The march had been grueling, John and Hazner assigned to the rear of the regimental column to prod the men along, and when necessary to sign off permission for men too exhausted, or sick, to fall out of the line of march. Between yesterday's battle and the stragglers, the regiment was down to less than half of what it had been only three days ago.
He tried to close his eyes, to sleep as Hazner did, but couldn't Finally he reached into his haversack and pulled out a small leather-bound volume. Elizabeth had given it to him on the day he left for the war, and the mere touch of it made him smile, remembering how she had kissed the book before handing it to him, asking him to write often, that it would be the way in which they could still touch each other. She had fancied him to be a writer, and the thought of it made him smile. She who loved Scott Hugo, and Dickens fancied that perhaps he would become such as well.
He opened the volume up and skimmed through it The first months of his journal were filled with pages of neatly written notes, vignettes when the world still seemed so young and innocent… a snowfall in camp and how the boys from the hot bottomlands of Carolina had frolicked… the first shock of battle before Richmond… the strange night after Fredericksburg when the Northern Lights appeared*-a sign of the Norse gods gathering in the souls of the slain- and then long weeks of nothing, just blank pages.
He fumbled for a pencil in his haversack and rested the volume in his lap, looking off across the fields, the shadows of men covering the ground, the warm, pleasant smell of wood smoke and coffee, so reminiscent of a world of long ago.
"My dearest Elizabeth," he wrote, hesitated, then scratched me line out No, this is just for myself..
"I am in Maryland tonight" he began again, now writing for himself. "At least I think that is where we are. It gets confusing at times with all the marching. A long one today, twenty miles or more. Tomorrow there will be another fight; if not tomorrow, then the day after.
"Why I am here I can no longer say with any certainty. There was a time, long ago, when I believed, but in what I can no longer say. All I long for is for this to end, to go home, and to somehow leave behind all that I have seen, to forget all that I have felt I feel a shadow walking beside me, filling my nights with coldness.
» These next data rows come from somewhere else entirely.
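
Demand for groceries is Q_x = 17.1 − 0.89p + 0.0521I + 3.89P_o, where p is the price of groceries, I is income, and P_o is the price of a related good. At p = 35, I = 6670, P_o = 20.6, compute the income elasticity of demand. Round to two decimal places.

0.84

First evaluate Q_x: 17.1 − 0.89(35) + 0.0521(6670) + 3.89(20.6) = 17.1 − 31.15 + 347.507 + 80.134 = 413.591.
∂Q_x/∂I = +0.0521, so E_I = 0.0521·(6670/413.591) ≈ 0.84.
E_I ∈ (0,1): normal good (necessity).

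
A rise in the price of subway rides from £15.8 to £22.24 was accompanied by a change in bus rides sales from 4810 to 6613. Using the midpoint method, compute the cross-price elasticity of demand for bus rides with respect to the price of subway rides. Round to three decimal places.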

If I live, perhaps there will be a day when we will speak of these times with pride, but will I be there? And if not what will be then said of me? What will you say, Elizabeth, if I do not return? Will you remember me? Will you wait for me across the long years of your life, or will memory fade and one day you will seek warmth, seek love with another?"
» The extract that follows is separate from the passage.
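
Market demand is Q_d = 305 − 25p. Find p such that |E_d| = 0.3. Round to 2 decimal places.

2.82

Set −bp/(a − bp) = −0.3 ⇒ bp = 0.3(a − bp) ⇒ bp(1+0.3) = 0.3·a.
p = 0.3·305/(25·1.3) ≈ 2.82.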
He stopped for a moment pencil raised, ready to scratch out the last line. What if I die, and she reads that?
No, let her. Fine for others to hide their fears with noble sentiments, but this is my life, the only one I shall ever have. There is no romance in this agony, and those who speak of glory rarely have seen the truth of it
He looked back down at the page.
"I wish I could fool myself into believing that what I do matters," he wrote. "But does it? Why did this war have to come into my life? Why now? Elizabeth, I would trade, in ah instant, all of this for just a day, a night as it once was, as it should have been for us. I care not for what others speak of, of all the things we now say caused this war. I just long to go home… but I cannot… and I fear I never will.
"I just want to live. If I should survive this, all I ask is for you to stay by my side, for us to grow old together in peace."